GENERAL COURSE DESCRIPTION
Probably no other mental disorder has stirred up more emotions and evoked more fascination and trepidation in therapists as the treatment of borderline personality disorder (BPD). In the past, it has been considered to be untreatable and hazardous to therapists who attempt treatment. Defense attorneys have warned therapists, "You're one borderline away from losing your license." However the BPD has undergone a significant re-conceptualization in the last decade in terms of understanding its symptoms and causes, and getting better clarity in regard to prognosis and treatment. Once considered an intractable condition, it is actually amenable to several treatments, which have gained empirical support. Research shows that some of the most traditional therapeutic techniques can also be effective with some BPD clients.
Due to the intense transference and the counter-transference, BPD treatment can be very volatile, unpredictable, intriguing and stressful. Taking into consideration that clients who have been diagnosed with BPD, more than any other group, are likely to file lawsuits and complaints with licensing boards, this course will help insulate therapists against the legal actions by people with BPD. Understanding the nature of BPD, the likely actions and reactions that are common during therapy, the course outlines simple therapeutic, consultations and record-keeping steps that therapists can take to reduce the risk.

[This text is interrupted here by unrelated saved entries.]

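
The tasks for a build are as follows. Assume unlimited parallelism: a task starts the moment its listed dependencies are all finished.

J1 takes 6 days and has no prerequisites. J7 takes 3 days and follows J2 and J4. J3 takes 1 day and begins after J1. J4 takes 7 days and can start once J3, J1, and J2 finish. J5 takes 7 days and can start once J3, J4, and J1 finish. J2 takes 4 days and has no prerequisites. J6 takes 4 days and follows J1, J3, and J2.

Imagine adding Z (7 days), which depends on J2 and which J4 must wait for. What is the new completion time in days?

Originally the job takes 21 days.
With Z inserted, J4 now waits for max(J3, J1, J2, Z).
New critical path: J2→Z→J4→J5 = 4+7+7+7 = 25 ⇒ 25 days.

25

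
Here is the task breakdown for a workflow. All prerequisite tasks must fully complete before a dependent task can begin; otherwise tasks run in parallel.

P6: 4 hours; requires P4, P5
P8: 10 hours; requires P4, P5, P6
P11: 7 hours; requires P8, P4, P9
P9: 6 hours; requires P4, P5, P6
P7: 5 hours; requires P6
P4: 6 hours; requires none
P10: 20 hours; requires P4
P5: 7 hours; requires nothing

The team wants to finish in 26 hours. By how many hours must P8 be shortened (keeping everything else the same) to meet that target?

2

Current finish: 28 hours; target: 26.
P8 is on every critical path, so each hour cut from P8 cuts the finish by one (this holds down to a finish of 26).
Need 28 − 26 = 2 hours off P8 → P8 becomes 8 hours, finish becomes 26.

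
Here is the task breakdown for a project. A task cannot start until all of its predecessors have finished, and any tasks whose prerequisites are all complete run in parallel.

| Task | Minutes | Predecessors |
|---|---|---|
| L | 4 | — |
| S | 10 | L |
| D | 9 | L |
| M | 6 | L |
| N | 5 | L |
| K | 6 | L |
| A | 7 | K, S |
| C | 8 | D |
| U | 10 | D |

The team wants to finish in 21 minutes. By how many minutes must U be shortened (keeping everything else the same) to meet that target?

Current finish: 23 minutes; target: 21.
U is on every critical path, so each minute cut from U cuts the finish by one (this holds down to a finish of 21).
Need 23 − 21 = 2 minutes off U → U becomes 8 minutes, finish becomes 21.

2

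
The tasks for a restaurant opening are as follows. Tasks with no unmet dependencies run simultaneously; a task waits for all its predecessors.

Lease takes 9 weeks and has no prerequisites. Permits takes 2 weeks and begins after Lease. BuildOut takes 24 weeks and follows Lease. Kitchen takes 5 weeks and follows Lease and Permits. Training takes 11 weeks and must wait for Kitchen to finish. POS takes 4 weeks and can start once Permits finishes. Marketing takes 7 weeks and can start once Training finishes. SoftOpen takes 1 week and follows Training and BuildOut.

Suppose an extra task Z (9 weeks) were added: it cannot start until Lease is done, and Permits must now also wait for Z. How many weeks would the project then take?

43

Originally the project takes 34 weeks.
With Z inserted, Permits now waits for max(Lease, Z).
New critical path: Lease→Z→Permits→Kitchen→Training→Marketing = 9+9+2+5+11+7 = 43 ⇒ 43 weeks.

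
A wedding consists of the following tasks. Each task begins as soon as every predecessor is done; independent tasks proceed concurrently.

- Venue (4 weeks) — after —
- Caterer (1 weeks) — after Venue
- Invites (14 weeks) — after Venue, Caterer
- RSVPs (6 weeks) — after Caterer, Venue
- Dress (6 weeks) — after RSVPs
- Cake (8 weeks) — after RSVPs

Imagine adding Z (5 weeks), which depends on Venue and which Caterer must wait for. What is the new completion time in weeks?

Originally the project takes 19 weeks.
With Z inserted, Caterer now waits for max(Venue, Z).
New critical path: Venue→Z→Caterer→Invites = 4+5+1+14 = 24 ⇒ 24 weeks.

24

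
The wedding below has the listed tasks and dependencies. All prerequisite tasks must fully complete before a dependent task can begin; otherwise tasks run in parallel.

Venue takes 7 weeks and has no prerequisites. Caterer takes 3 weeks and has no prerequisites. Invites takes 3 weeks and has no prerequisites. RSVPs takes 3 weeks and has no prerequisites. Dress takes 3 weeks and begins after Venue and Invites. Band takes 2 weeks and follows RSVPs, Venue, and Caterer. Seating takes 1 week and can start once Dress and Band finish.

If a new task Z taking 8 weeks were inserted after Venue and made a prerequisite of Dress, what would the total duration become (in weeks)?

19

Originally the job takes 11 weeks.
With Z inserted, Dress now waits for max(Venue, Invites, Z).
New critical path: Venue→Z→Dress→Seating = 7+8+3+1 = 19 ⇒ 19 weeks.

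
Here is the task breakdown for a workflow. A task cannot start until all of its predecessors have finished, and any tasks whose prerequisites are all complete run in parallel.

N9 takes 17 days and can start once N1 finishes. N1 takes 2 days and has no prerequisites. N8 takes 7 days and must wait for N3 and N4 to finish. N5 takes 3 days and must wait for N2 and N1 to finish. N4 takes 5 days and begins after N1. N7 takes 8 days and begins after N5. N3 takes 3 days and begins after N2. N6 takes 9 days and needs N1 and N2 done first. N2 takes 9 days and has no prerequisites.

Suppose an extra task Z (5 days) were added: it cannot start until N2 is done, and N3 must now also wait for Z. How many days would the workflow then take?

Originally the workflow takes 20 days.
With Z inserted, N3 now waits for max(N2, Z).
New critical path: N2→Z→N3→N8 = 9+5+3+7 = 24 ⇒ 24 days.

24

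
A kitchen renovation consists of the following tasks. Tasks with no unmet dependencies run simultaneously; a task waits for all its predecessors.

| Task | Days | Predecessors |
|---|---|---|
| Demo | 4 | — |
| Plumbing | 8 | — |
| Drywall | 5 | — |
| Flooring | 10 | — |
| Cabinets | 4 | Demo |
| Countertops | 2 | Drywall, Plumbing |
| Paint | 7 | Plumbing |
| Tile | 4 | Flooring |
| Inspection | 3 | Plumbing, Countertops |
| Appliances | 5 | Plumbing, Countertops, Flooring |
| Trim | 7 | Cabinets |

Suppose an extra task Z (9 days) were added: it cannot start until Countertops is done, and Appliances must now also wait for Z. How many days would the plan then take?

24

Originally the plan takes 15 days.
With Z inserted, Appliances now waits for max(Plumbing, Countertops, Flooring, Z).
New critical path: Plumbing→Countertops→Z→Appliances = 8+2+9+5 = 24 ⇒ 24 days.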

This intermediate level course introduces students to treatment principles and techniques, the latest theories and understanding of BPD so therapists who have shied away from treating BPD clients in the past need no longer automatically fear volatile therapy relationships and treatment failures.
This course covers the diverse symptoms of BPD, explores its etiologies from several perspectives, including cognitive, behavioral and psychodynamic. It reviews the important work of John G. Gunderson, MD and Marsha Linehan, Ph.D. and explains several of the effective treatments, including Cognitive behavioral: Dialectical behavior therapy; Psychodynamic and psychoanalytically-based therapies; Interpersonal psychotherapy: Principles and applications; and Mentalization-focused therapies. It covers the complicated comorbidity between BPD and Axis I mood disorders and how that affects treatment decisions. The strange phenomenon of "vanishing" BPD is explored in depth-clients who, sometimes even without treatment, eventually no longer meet DSM criteria for BPD. The common antidepressants and anti-anxiety medications used for addressing the comorbid Axis I symptoms of BPD are explained in depth. Two articles look at the potential legal and ethical pitfalls of working with BPD clients and explain how those situations can arise and how to avoid these pitfalls while still doing effective therapy. A list of additional resources for therapists, clients and families is included.